We teach our children how to read and write; we teach them how to get dressed and clean their teeth, how to cross the street safely, how to save money and find a job.

But how do we teach them to eat?

In a time when interest in local, organic and sustainable food is on the rise and concern about nutrition, health, food safety, and the environment makes the daily headlines, how we eat has personal, political, and cultural resonance. What do our daily choices about feeding and being fed say about us? How does the food we eat convey our values—about family, community, environment—to our children and the wider circle of people we feed? How does our food communicate our cultural traditions? And how do our eating habits establish life-long ideas about family, community, and our place in the world?

LEARNING TO EAT offers an original and timely perspective on the ongoing cultural debate about how American families eat. Simply put, good eating habits involve more than putting healthy food in our mouths. The “local, organic, sustainable” mantra may be the ground zero of our national discussion—as some of our writers testify—but equally important is understanding that how we learn to eat in our families matters in the rest of our lives—and for the rest of our lives.

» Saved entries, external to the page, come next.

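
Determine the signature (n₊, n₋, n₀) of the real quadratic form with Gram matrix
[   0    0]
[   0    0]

Answer: (0, 0, 2)

Derivation:
step 0: row/col 0 already zero → sign 0
step 1: row/col 1 already zero → sign 0
signature = (0, 0, 2)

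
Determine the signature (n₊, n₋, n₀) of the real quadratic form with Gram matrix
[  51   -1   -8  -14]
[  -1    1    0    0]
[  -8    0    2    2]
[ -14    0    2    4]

Answer: (3, 0, 1)

Derivation:
step 0: pivot 51 → sign +
step 1: pivot 50/51 → sign +
step 2: pivot 18/25 → sign +
step 3: row/col 3 already zero → sign 0
signature = (3, 0, 1)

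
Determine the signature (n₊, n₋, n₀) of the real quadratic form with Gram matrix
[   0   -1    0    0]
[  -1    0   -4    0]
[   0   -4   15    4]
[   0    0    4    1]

Answer: (2, 2, 0)

Derivation:
step 0: pivot -2 → sign −
step 1: pivot 1/2 → sign +
step 2: pivot 15 → sign +
step 3: pivot -1/15 → sign −
signature = (2, 2, 0)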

To this end, LEARNING TO EAT presents essays that explore the full diversity of foods eaten by modern American families and the many different ways we feed ourselves and others. Our writers think about how families celebrate and grieve over daily meals, consider what we do when food is the enemy, and engage in public debates and private struggles over what and how we feed our children. Most important, these writers reflect on what our food choices reveal about our most fundamental values.

Readers of our book will confront the role food plays in family tragedies, and understand how it plays a crucial part of the class and culture wars. They’ll get a series of fresh perspectives on our national obsession with weight, including what it means to learn to eat again after weight loss surgery and a diabetes diagnosis. They’ll read about how to get their kids to eat duck confit and what it means when both mother and daughter struggle with eating disorders. They’ll read about learning to bake and they’ll meet adults who never learned to cook. They’ll read, and they’ll know why learning to eat matters in our adult lives. They’ll know, at the end, that food is much more than what’s served to us on our plate, and that there’s more than one way—and more than one reason—to establish a healthy American food culture.